4) Constant utilization of the street by iron wheels, the street mental gets squashed. Thinking about these elements, it ought to be induced that a W.B.M street endures only for a limited timeframe.

The development of W.B.M streets is finished inside the accompanying stages:


1) The readiness of Sub-grade: 

In the wake of completing the defence in hill and cutting, the arrangement level is prepared. The sub-level is generally inside the sort of a channel a thickness satisfactory the thickness of completed asphalt. The sub-level is prepared in accordance with the chamber and level of the street. it’s at that point completely compacted with a vehicle of weight not however eight tones. Prior to moving, water is wet on the sub-grade. 

                                    Any low pot, whenever created all through moving should be rectified and along these lines, the surface dropped at the predefined grade. In the event that the dirt is clayey, a layer of granular material like common sand, grieve, rock, educated or Kantar should unfurl with ten to fifteen cm thickness. stuff Sir Hans Adolf Krebs out and about edge of fifteen cm profundity is made to convey the street materials inside the right position.

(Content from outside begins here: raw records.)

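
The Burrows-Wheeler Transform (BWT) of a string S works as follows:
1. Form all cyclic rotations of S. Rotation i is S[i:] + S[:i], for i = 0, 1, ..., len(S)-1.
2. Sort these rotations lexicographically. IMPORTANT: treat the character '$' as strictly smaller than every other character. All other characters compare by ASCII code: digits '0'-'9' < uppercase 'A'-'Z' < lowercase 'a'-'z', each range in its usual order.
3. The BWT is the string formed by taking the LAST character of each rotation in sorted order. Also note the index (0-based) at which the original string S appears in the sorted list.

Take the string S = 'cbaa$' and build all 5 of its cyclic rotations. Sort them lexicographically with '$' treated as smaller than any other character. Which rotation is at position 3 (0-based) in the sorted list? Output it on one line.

Answer: baa$c

Derivation:
All 5 rotations (rotation i = S[i:]+S[:i]):
  rot[0] = cbaa$
  rot[1] = baa$c
  rot[2] = aa$cb
  rot[3] = a$cba
  rot[4] = $cbaa
Sorted (with $ < everything):
  sorted[0] = $cbaa
  sorted[1] = a$cba
  sorted[2] = aa$cb
  sorted[3] = baa$c
  sorted[4] = cbaa$
sorted[3] = baa$c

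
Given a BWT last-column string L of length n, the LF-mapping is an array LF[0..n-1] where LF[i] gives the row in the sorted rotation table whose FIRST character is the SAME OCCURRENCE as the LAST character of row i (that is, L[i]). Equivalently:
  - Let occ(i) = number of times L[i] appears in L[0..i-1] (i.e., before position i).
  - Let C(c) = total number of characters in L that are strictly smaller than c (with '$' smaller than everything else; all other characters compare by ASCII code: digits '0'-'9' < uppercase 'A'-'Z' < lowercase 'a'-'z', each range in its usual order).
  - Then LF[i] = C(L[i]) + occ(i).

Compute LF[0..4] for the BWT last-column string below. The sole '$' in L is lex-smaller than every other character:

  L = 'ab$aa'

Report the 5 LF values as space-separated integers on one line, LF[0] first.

Answer: 1 4 0 2 3

Derivation:
Char counts: '$':1, 'a':3, 'b':1
C (first-col start): C('$')=0, C('a')=1, C('b')=4
L[0]='a': occ=0, LF[0]=C('a')+0=1+0=1
L[1]='b': occ=0, LF[1]=C('b')+0=4+0=4
L[2]='$': occ=0, LF[2]=C('$')+0=0+0=0
L[3]='a': occ=1, LF[3]=C('a')+1=1+1=2
L[4]='a': occ=2, LF[4]=C('a')+2=1+2=3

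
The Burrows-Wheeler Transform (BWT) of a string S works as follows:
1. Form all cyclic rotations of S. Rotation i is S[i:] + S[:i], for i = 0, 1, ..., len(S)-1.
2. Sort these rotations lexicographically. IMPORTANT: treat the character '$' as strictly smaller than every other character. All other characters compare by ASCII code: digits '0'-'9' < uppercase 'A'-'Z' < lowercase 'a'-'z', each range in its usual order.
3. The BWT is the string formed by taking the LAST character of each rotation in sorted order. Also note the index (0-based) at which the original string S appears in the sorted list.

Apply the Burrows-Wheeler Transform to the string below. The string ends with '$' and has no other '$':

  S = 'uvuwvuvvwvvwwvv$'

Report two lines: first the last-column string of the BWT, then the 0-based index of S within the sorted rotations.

All 16 rotations (rotation i = S[i:]+S[:i]):
  rot[0] = uvuwvuvvwvvwwvv$
  rot[1] = vuwvuvvwvvwwvv$u
  rot[2] = uwvuvvwvvwwvv$uv
  rot[3] = wvuvvwvvwwvv$uvu
  rot[4] = vuvvwvvwwvv$uvuw
  rot[5] = uvvwvvwwvv$uvuwv
  rot[6] = vvwvvwwvv$uvuwvu
  rot[7] = vwvvwwvv$uvuwvuv
  rot[8] = wvvwwvv$uvuwvuvv
  rot[9] = vvwwvv$uvuwvuvvw
  rot[10] = vwwvv$uvuwvuvvwv
  rot[11] = wwvv$uvuwvuvvwvv
  rot[12] = wvv$uvuwvuvvwvvw
  rot[13] = vv$uvuwvuvvwvvww
  rot[14] = v$uvuwvuvvwvvwwv
  rot[15] = $uvuwvuvvwvvwwvv
Sorted (with $ < everything):
  sorted[0] = $uvuwvuvvwvvwwvv  (last char: 'v')
  sorted[1] = uvuwvuvvwvvwwvv$  (last char: '$')
  sorted[2] = uvvwvvwwvv$uvuwv  (last char: 'v')
  sorted[3] = uwvuvvwvvwwvv$uv  (last char: 'v')
  sorted[4] = v$uvuwvuvvwvvwwv  (last char: 'v')
  sorted[5] = vuvvwvvwwvv$uvuw  (last char: 'w')
  sorted[6] = vuwvuvvwvvwwvv$u  (last char: 'u')
  sorted[7] = vv$uvuwvuvvwvvww  (last char: 'w')
  sorted[8] = vvwvvwwvv$uvuwvu  (last char: 'u')
  sorted[9] = vvwwvv$uvuwvuvvw  (last char: 'w')
  sorted[10] = vwvvwwvv$uvuwvuv  (last char: 'v')
  sorted[11] = vwwvv$uvuwvuvvwv  (last char: 'v')
  sorted[12] = wvuvvwvvwwvv$uvu  (last char: 'u')
  sorted[13] = wvv$uvuwvuvvwvvw  (last char: 'w')
  sorted[14] = wvvwwvv$uvuwvuvv  (last char: 'v')
  sorted[15] = wwvv$uvuwvuvvwvv  (last char: 'v')
Last column: v$vvvwuwuwvvuwvv
Original string S is at sorted index 1

Answer: v$vvvwuwuwvvuwvv
1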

2) The readiness of the base Course of Foundation:

This comprises of twelve to eighteen cm size rocks or broken things of stones, over consumed blocks, or block soling. Care should be taken to remain least potential voids close by pressing of stones. Voids are loaded down with little things of stones. The broadness of this course is solid sixty cm more extensive than the asphalt expansiveness of the street. The surface is then compacted with ten tones roller in light of the fact that the base course is masterminded with stones.